Yang kedua? Sebuah SMA di Jakarta Pusat juga mengimbau murid tak membawa ponsel pintar. Hasilnya: karena bukan larangan, maka tak dipatuhi. Murid tetap membawa BlackBerry dan Android, bahkan iPhone.
Pada kasus di SMP itu, kepala sekolah akhir tahun lalu menjelaskan alasan pelarangan kepada para orangtua. Yaitu agar siswa-siswi tak menyimpan maupun mempertukarkan gambar dan terutama video “yang tidak baik”. Saat itu video panas “mirip artis” masih dibahas.
Sedangkan pada kasus SMA, imbauan untuk tak membawa ponsel canggih itu untuk mengurangi tingkat kehilangan (baca: pencurian) di sekolah. Sempat disinggung soal kesenjangan ekonomi segala.
Yah, setiap sekolah berhak membuat peraturan maupun sekadar imbauan. Sama seperti ada SMA yang melarang siswa membawa mobil ataupun SMP yang melarang siswa tak ber-SIM mengendarai sepeda motor.
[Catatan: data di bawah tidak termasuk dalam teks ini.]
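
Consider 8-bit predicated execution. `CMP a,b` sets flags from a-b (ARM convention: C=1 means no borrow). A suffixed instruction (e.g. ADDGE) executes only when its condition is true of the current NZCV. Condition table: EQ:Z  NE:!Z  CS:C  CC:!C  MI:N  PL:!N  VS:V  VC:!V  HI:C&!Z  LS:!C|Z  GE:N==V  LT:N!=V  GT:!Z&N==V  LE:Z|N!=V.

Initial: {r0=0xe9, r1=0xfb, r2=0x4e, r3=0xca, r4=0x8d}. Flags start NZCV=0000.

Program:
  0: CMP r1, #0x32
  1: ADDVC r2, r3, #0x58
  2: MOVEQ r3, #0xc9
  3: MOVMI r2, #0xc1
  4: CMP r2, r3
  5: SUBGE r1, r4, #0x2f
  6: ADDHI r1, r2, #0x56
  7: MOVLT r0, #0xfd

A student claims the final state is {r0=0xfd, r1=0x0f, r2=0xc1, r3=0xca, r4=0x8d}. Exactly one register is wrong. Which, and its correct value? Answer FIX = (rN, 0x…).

[0] flags=1010 → (cmp)
[1] flags=1010 VC?T → r2=0x22
[2] flags=1010 EQ?F → skip
[3] flags=1010 MI?T → r2=0xc1
[4] flags=1000 → (cmp)
[5] flags=1000 GE?F → skip
[6] flags=1000 HI?F → skip
[7] flags=1000 LT?T → r0=0xfd

FIX = (r1, 0xfb)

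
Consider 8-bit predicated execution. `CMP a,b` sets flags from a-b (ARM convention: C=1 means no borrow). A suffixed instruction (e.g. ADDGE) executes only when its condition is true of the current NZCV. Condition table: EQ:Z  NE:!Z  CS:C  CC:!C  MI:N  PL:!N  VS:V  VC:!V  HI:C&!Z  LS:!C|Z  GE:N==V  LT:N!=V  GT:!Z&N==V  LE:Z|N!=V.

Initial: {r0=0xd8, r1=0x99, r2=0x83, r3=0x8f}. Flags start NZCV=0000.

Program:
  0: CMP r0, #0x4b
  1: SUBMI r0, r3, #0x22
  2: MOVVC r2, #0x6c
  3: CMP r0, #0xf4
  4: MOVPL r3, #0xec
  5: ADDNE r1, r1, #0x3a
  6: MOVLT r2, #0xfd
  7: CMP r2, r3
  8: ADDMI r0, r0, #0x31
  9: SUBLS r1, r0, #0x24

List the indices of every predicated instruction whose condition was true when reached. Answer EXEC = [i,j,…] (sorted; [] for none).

0: ✓ CMP  NZCV=1010
1: ✓ SUBMI  r0←0x6d
2: ✓ MOVVC  r2←0x6c
3: ✓ CMP  NZCV=0000
4: ✓ MOVPL  r3←0xec
5: ✓ ADDNE  r1←0xd3
6: · MOVLT
7: ✓ CMP  NZCV=1001
8: ✓ ADDMI  r0←0x9e
9: ✓ SUBLS  r1←0x7a

EXEC = [1,2,4,5,8,9]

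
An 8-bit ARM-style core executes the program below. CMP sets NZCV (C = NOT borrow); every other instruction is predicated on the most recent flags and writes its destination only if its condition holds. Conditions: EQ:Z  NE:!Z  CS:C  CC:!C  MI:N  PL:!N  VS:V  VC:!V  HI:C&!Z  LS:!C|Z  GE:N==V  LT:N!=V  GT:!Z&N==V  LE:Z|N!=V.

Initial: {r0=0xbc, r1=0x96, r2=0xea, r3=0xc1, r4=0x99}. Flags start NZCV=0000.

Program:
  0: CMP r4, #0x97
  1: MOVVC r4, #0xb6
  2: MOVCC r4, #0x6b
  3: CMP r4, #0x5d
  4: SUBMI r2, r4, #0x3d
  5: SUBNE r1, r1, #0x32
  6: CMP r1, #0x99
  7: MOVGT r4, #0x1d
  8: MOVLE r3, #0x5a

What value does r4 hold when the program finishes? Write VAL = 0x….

[0] flags=0010 → (cmp)
[1] flags=0010 VC?T → r4=0xb6
[2] flags=0010 CC?F → skip
[3] flags=0011 → (cmp)
[4] flags=0011 MI?F → skip
[5] flags=0011 NE?T → r1=0x64
[6] flags=1001 → (cmp)
[7] flags=1001 GT?T → r4=0x1d
[8] flags=1001 LE?F → skip

VAL = 0x1d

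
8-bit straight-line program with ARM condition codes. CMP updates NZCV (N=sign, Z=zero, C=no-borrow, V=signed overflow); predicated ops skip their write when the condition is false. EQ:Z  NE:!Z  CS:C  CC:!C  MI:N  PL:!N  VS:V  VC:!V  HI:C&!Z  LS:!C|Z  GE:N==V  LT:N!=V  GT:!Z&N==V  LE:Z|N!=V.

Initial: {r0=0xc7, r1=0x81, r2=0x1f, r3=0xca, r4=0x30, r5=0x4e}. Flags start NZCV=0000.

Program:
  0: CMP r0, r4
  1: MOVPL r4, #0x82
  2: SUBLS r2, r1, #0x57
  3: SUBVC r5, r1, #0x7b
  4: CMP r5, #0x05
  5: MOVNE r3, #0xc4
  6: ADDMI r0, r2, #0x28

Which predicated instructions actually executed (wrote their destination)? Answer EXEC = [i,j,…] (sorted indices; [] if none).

EXEC = [3,5]

[0] flags=1010 → (cmp)
[1] flags=1010 PL?F → skip
[2] flags=1010 LS?F → skip
[3] flags=1010 VC?T → r5=0x06
[4] flags=0010 → (cmp)
[5] flags=0010 NE?T → r3=0xc4
[6] flags=0010 MI?F → skip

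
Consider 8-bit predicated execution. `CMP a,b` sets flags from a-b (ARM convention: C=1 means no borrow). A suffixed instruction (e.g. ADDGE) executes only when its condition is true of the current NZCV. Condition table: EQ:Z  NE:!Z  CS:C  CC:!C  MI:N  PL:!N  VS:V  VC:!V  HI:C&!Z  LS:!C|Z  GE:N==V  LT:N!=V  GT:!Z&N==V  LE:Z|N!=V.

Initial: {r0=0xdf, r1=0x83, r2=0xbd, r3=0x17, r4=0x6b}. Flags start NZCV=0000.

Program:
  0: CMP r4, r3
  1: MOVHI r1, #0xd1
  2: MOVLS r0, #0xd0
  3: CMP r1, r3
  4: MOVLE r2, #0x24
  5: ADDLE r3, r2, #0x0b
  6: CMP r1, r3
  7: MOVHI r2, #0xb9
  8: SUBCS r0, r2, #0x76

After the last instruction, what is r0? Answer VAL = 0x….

0: ✓ CMP  NZCV=0010
1: ✓ MOVHI  r1←0xd1
2: · MOVLS
3: ✓ CMP  NZCV=1010
4: ✓ MOVLE  r2←0x24
5: ✓ ADDLE  r3←0x2f
6: ✓ CMP  NZCV=1010
7: ✓ MOVHI  r2←0xb9
8: ✓ SUBCS  r0←0x43

VAL = 0x43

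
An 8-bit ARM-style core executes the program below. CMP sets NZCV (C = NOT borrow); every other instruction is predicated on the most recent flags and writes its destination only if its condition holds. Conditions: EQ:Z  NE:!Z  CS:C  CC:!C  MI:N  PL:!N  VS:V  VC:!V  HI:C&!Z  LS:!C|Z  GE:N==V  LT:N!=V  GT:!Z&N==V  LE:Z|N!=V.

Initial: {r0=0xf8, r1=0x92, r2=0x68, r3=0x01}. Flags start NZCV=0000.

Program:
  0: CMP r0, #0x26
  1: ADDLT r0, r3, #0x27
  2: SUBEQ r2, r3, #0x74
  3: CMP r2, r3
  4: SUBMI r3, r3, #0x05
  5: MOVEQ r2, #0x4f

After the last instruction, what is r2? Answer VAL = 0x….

VAL = 0x68

0: ✓ CMP  NZCV=1010
1: ✓ ADDLT  r0←0x28
2: · SUBEQ
3: ✓ CMP  NZCV=0010
4: · SUBMI
5: · MOVEQ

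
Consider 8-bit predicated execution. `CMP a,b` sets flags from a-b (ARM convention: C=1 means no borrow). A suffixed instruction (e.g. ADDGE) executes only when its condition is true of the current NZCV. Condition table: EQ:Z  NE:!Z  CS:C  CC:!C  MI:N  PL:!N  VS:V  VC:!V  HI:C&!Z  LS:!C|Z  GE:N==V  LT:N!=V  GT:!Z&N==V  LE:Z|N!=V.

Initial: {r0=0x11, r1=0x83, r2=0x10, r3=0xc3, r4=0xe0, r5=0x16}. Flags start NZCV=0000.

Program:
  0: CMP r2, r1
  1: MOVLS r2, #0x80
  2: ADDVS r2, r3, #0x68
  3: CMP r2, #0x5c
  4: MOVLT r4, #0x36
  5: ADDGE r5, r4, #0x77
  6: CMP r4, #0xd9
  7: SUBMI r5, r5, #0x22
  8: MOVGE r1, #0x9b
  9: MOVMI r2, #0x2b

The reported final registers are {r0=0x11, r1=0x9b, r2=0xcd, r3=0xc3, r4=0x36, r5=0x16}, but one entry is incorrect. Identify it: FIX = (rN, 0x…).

0: ✓ CMP  NZCV=1001
1: ✓ MOVLS  r2←0x80
2: ✓ ADDVS  r2←0x2b
3: ✓ CMP  NZCV=1000
4: ✓ MOVLT  r4←0x36
5: · ADDGE
6: ✓ CMP  NZCV=0000
7: · SUBMI
8: ✓ MOVGE  r1←0x9b
9: · MOVMI

FIX = (r2, 0x2b)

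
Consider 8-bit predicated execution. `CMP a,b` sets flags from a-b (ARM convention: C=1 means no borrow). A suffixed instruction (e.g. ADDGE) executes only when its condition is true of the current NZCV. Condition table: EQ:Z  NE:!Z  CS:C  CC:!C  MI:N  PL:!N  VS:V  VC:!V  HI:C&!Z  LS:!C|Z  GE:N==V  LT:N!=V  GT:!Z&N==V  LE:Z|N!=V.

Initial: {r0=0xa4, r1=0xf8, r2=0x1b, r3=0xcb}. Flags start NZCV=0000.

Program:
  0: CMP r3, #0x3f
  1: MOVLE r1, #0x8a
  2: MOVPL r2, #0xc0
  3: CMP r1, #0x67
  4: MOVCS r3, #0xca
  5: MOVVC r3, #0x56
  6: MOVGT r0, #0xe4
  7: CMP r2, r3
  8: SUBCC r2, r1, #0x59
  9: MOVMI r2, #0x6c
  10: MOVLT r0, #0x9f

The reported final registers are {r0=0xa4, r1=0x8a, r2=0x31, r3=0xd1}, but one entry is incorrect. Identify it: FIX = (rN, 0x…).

[0] flags=1010 → (cmp)
[1] flags=1010 LE?T → r1=0x8a
[2] flags=1010 PL?F → skip
[3] flags=0011 → (cmp)
[4] flags=0011 CS?T → r3=0xca
[5] flags=0011 VC?F → skip
[6] flags=0011 GT?F → skip
[7] flags=0000 → (cmp)
[8] flags=0000 CC?T → r2=0x31
[9] flags=0000 MI?F → skip
[10] flags=0000 LT?F → skip

FIX = (r3, 0xca)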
Tentu, ponsel dan kendaraan itu berbeda. Sebagai alat komunikasi, ponsel bisa ditumpangi muatan apa saja, tanpa kelihatan dari luar. Melarang konten, bila perlu merazia, boleh saja. Tetapi membatasi alat, saya rasa berlebihan. Ini serupa melarang notes saku gara-gara ada contekan di dalamnya. Justru tugas pendidik untuk menanamkan pengertian, termasuk memanggil orangtua siswa jika terjadi kasus konten dewasa.
Kalau masalahnya adalah kehilangan ponsel, apalagi dengan menyinggung kecemburuan sosial-ekonomis, bagi saya itu kurang bijak. Secara tersirat itu sama saja mempersangkakan orang tak berpunya sebagai pelaku.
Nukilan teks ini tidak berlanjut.